Foreclosure Reports Cite Decades-Low Activity
Two reports this week said foreclosure and delinquency rates on mortgages fell to levels not seen since before the Great Recession.
ATTOM Data Solutions, Irvine, Calif., yesterday reported 191,824 U.S. properties with foreclosure filings in the third quarter, down 13 percent from the previous quarter and down 35 percent from a year ago to the lowest level since second quarter 2006.
The company’s Q3 2017 U.S. Foreclosure Market Report said foreclosure activity in the third quarter was 31 percent below the pre-recession average of 278,912 properties with foreclosure filings per quarter between Q1 2006 and Q3 2007, the fourth consecutive quarter where U.S. foreclosure activity has tracked below the pre-recession average.
ATTOM reported foreclosure activity below pre-recession levels in 57 percent of metro areas surveyed; foreclosure starts rose in 24 percent of markets, including Dallas, Denver and Cincinnati; and 2014-vintage FHA loans posted the highest foreclosure rate of any FHA loan vintage since 2009–29 percent above the historic average for FHA loans although still 55 percent below the peak in 2007.
Earlier this week, CoreLogic, Irvine, Calif., reported 4.6 percent of U.S. mortgages in some stage of delinquency in July, down by nearly 1 percent from a year ago. The company’s monthly Loan Performance Insights Report said the national foreclosure inventory rate fell to 0.7 percent in July, down from 0.9 percent a year ago and the lowest rate since July 2007.
CoreLogic said the rate for early-stage delinquencies (30-59 days past due) fell to 2 percent in July, down from 2.3 percent a year ago. The share of mortgages 60-89 days past due in July held steady at 0.7 percent from a year ago.
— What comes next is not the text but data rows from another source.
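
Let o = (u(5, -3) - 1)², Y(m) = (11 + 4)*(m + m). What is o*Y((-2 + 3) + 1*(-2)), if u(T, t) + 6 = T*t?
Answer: -14520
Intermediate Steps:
u(T, t) = -6 + T*t
Y(m) = 30*m (Y(m) = 15*(2*m) = 30*m)
o = 484 (o = ((-6 + 5*(-3)) - 1)² = ((-6 - 15) - 1)² = (-21 - 1)² = (-22)² = 484)
o*Y((-2 + 3) + 1*(-2)) = 484*(30*((-2 + 3) + 1*(-2))) = 484*(30*(1 - 2)) = 484*(30*(-1)) = 484*(-30) = -14520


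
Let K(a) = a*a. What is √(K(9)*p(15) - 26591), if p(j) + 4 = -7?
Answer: I*√27482 ≈ 165.78*I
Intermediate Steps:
p(j) = -11 (p(j) = -4 - 7 = -11)
K(a) = a²
√(K(9)*p(15) - 26591) = √(9²*(-11) - 26591) = √(81*(-11) - 26591) = √(-891 - 26591) = √(-27482) = I*√27482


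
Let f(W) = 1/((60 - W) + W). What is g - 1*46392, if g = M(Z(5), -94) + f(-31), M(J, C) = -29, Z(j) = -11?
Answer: -2785259/60 ≈ -46421.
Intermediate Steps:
f(W) = 1/60
g = -1739/60 (g = -29 + 1/60 = -1739/60 ≈ -28.983)
g - 1*46392 = -1739/60 - 1*46392 = -1739/60 - 46392 = -2785259/60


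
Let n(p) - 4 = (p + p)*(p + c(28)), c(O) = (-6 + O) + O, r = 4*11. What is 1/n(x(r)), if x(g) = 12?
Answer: 1/1492 ≈ 0.00067024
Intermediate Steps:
r = 44
c(O) = -6 + 2*O
n(p) = 4 + 2*p*(50 + p) (n(p) = 4 + (p + p)*(p + (-6 + 2*28)) = 4 + (2*p)*(p + (-6 + 56)) = 4 + (2*p)*(p + 50) = 4 + (2*p)*(50 + p) = 4 + 2*p*(50 + p))
1/n(x(r)) = 1/(4 + 2*12² + 100*12) = 1/(4 + 2*144 + 1200) = 1/(4 + 288 + 1200) = 1/1492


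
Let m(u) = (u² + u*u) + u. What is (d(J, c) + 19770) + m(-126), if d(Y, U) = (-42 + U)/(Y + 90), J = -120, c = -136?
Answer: 771029/15 ≈ 51402.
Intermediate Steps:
m(u) = u + 2*u² (m(u) = (u² + u²) + u = 2*u² + u = u + 2*u²)
d(Y, U) = (-42 + U)/(90 + Y)
(d(J, c) + 19770) + m(-126) = ((-42 - 136)/(90 - 120) + 19770) - 126*(1 + 2*(-126)) = (-178/(-30) + 19770) - 126*(1 - 252) = (-1/30*(-178) + 19770) - 126*(-251) = (89/15 + 19770) + 31626 = 296639/15 + 31626 = 771029/15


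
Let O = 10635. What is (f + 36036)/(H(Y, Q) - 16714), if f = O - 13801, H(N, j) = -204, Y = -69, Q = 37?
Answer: -16435/8459 ≈ -1.9429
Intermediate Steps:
f = -3166 (f = 10635 - 13801 = -3166)
(f + 36036)/(H(Y, Q) - 16714) = (-3166 + 36036)/(-204 - 16714) = 32870/(-16918) = 32870*(-1/16918) = -16435/8459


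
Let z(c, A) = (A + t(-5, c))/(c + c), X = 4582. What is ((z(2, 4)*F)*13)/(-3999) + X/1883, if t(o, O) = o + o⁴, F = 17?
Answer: -15531630/2510039 ≈ -6.1878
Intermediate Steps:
z(c, A) = (620 + A)/(2*c) (z(c, A) = (A + (-5 + (-5)⁴))/(c + c) = (A + (-5 + 625))/((2*c)) = (A + 620)*(1/(2*c)) = (620 + A)*(1/(2*c)) = (620 + A)/(2*c))
((z(2, 4)*F)*13)/(-3999) + X/1883 = ((((½)*(620 + 4)/2)*17)*13)/(-3999) + 4582/1883 = ((((½)*(½)*624)*17)*13)*(-1/3999) + 4582*(1/1883) = ((156*17)*13)*(-1/3999) + 4582/1883 = (2652*13)*(-1/3999) + 4582/1883 = 34476*(-1/3999) + 4582/1883 = -11492/1333 + 4582/1883 = -15531630/2510039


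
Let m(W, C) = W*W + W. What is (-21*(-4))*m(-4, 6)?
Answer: 1008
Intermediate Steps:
m(W, C) = W + W**2 (m(W, C) = W**2 + W = W + W**2)
(-21*(-4))*m(-4, 6) = (-21*(-4))*(-4*(1 - 4)) = 84*(-4*(-3)) = 84*12 = 1008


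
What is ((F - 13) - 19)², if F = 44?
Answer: 144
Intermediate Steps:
((F - 13) - 19)² = ((44 - 13) - 19)² = (31 - 19)² = 12² = 144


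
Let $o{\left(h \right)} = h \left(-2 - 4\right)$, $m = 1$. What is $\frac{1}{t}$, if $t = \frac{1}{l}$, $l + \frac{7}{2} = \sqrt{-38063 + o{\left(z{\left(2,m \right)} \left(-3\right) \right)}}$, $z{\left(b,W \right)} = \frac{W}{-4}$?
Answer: $- \frac{7}{2} + \frac{i \sqrt{152270}}{2} \approx -3.5 + 195.11 i$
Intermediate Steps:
$z{\left(b,W \right)} = - \frac{W}{4}$ ($z{\left(b,W \right)} = W \left(- \frac{1}{4}\right) = - \frac{W}{4}$)
$o{\left(h \right)} = - 6 h$ ($o{\left(h \right)} = h \left(-6\right) = - 6 h$)
$l = - \frac{7}{2} + \frac{i \sqrt{152270}}{2}$ ($l = - \frac{7}{2} + \sqrt{-38063 - 6 \left(- \frac{1}{4}\right) 1 \left(-3\right)} = - \frac{7}{2} + \sqrt{-38063 - 6 \left(\left(- \frac{1}{4}\right) \left(-3\right)\right)} = - \frac{7}{2} + \sqrt{-38063 - \frac{9}{2}} = - \frac{7}{2} + \sqrt{- \frac{76135}{2}} = - \frac{7}{2} + \frac{i \sqrt{152270}}{2} \approx -3.5 + 195.11 i$)
$t = \frac{1}{- \frac{7}{2} + \frac{i \sqrt{152270}}{2}} \approx -9.191 \cdot 10^{-5} - 0.0051237 i$
$\frac{1}{t} = \frac{1}{- \frac{14}{152319} - \frac{2 i \sqrt{152270}}{152319}}$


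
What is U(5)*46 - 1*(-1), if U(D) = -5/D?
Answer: -45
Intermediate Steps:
U(5)*46 - 1*(-1) = -5/5*46 - 1*(-1) = -5*1/5*46 + 1 = -1*46 + 1 = -46 + 1 = -45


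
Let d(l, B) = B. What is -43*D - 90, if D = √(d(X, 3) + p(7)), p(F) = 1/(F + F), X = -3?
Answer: -90 - 43*√602/14 ≈ -165.36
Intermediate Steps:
p(F) = 1/(2*F)
D = √602/14 (D = √(3 + (½)/7) = √(3 + (½)*(⅐)) = √(3 + 1/14) = √(43/14) = √602/14 ≈ 1.7525)
-43*D - 90 = -43*√602/14 - 90 = -90 - 43*√602/14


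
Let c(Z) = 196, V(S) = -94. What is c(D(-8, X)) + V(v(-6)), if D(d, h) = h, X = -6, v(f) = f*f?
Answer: 102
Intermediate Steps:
v(f) = f²
c(D(-8, X)) + V(v(-6)) = 196 - 94 = 102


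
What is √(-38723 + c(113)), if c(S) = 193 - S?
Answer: I*√38643 ≈ 196.58*I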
The serious delinquency rate (90 days or more past due) declined to 1.9 percent in July from 2.5 percent a year ago and remains near the 10-year low of 1.7 percent reached in July 2007.
“Legacy foreclosures from the high-risk loans originated between 2004 and 2008 have largely been cleared out of the distressed market pipeline,” said Daren Blomquist, senior vice president with ATTOM Data Solutions. “Meanwhile loans originated during the housing boom of the last five years are posting foreclosure rates below historic averages, with the notable exception of FHA loans originated in 2014, which have the highest foreclosure rate of any FHA loan vintage since 2009.”
Blomquist said elevated foreclosure rates on 2014 vintage FHA loans reflect a gradual loosening of credit as the sustained housing boom is slowly bolstering confidence and increasing risk tolerance in the real estate market. “This trend also explains increasing foreclosure starts in the third quarter in some of the nation’s hottest housing markets, counter to the national trend,” he said. “If we see this pattern continue for 2015- and 2016-originated loans as those vintages age, we would expect to see a more widespread–although still relatively modest–lift in foreclosure activity in the next few years.”
ATTOM reported lenders started the foreclosure process on 93,724 U.S. properties in the third quarter, down 7 percent from the previous quarter and down 16 percent from a year ago to the lowest level since Q2 2005. Third quarter foreclosure activity was below pre-recession averages in 123 of the 217 metro areas analyzed in the report (57 percent), including Los Angeles (55 percent below), Chicago (20 percent below), Dallas (77 percent below), Houston (63 percent below), and Miami (51 percent below).
States with the highest third quarter foreclosure rates were New Jersey (one in every 238 housing units with a foreclosure filing); Delaware (one in every 276); Maryland (one in every 363); Illinois (one in every 426); and Ohio (one in every 455).
Among 217 metropolitan areas with at least 200,000 people analyzed in the report, those with the highest foreclosure rates in the third quarter were Atlantic City, N.J. (one in every 150 housing units with a foreclosure filing); Trenton, N.J. (one in 234); Cleveland (one in 275); Fayetteville, N.C. (one in 283); and Columbia, S.C. (one in 284).
The report said lenders completed the foreclosure process on 55,993 U.S. properties in third quarter, down 29 percent from the previous quarter and down 35 percent from a year ago to the lowest level since Q3 2006. Properties foreclosed in the third quarter had been in the foreclosure process an average of 899 days, up from 883 days the previous quarter to a new high.
States with the longest average time to foreclose in the third quarter were Indiana (1,779 days), New Jersey (1,281 days), New York (1,256 days), Florida (1,234 days), Illinois (1,087 days) and Connecticut (1,001 days). States with the shortest average time to foreclose were Virginia (171 days), Arkansas (296 days), Oregon (341 days), North Carolina (417 days) and Texas (437 days).